Swader / diffbot-php-client

[Deprecated - Maintenance mode - use APIs directly please!] The official Diffbot client library
MIT License
53 stars 20 forks source link

Custom Pagination #26

Open Swader opened 8 years ago

Swader commented 8 years ago

The pagination side of Diffbot is buggy at best. It will often fail to recognize articles that are multi-page and will not merge them. What's more, it tops out at 20 pages, so anything longer will get ignored.

The feature suggestion for the client is as follows:

Add a new method to the Article API: paginateBy. This method takes 2 arguments: $identifier and $maxPages. The former is a way to identify the nextPage link element on the page. This element would auto-processed to find out all the next pages programmatically. The latter is the max number of pages to concat.
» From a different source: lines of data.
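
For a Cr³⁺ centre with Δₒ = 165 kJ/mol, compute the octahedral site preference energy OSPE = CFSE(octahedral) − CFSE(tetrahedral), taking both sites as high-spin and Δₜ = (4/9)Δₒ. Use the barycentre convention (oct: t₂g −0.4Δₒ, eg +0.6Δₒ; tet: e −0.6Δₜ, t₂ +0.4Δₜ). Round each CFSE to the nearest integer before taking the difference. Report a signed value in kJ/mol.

-139

Cr sits in group 6; removing 3 electrons leaves Cr³⁺ with 6 − 3 = 3 d electrons.
Octahedral (high-spin): t₂g³ eg⁰, CFSE = 3(−0.4) + 0(+0.6) = -1.2Δₒ = -1.2 × 165 = -198 kJ/mol.
Tetrahedral e² t₂¹ gives -0.8Δₜ = -0.8 × (4/9) × 165 = -59 kJ/mol.
OSPE = CFSE(oct) − CFSE(tet) = -198 − (-59) = -139 kJ/mol.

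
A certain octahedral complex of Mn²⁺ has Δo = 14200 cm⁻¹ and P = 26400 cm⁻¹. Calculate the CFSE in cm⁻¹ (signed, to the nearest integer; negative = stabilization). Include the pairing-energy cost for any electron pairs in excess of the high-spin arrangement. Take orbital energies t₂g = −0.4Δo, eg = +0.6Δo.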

This method would, in order:

  1. Make an Article API request to the original URL.
  2. Find the nextPage element and process it to find out the pattern to which to attach incrementing numbers, thus generating next pages.
  3. Make an additional Article API request to each page, up to $maxPages number of pages
  4. Concatenate the HTML content of all pages.
  5. Send the merged HTML content as a POST request to the Article API, for a final analysis of the entire post.

Alternatively, in order to save Article API requests and use up only one, the client could just Guzzle the raw HTML of all the articles, extract the content HTML, merge that and send it as POST. This, however, is less reliable, as Diffbot is much better at figuring out what is content on the page, and what isn't (headers, ads, comments, etc.).

Maybe make it a switch of some kind, and additional setter?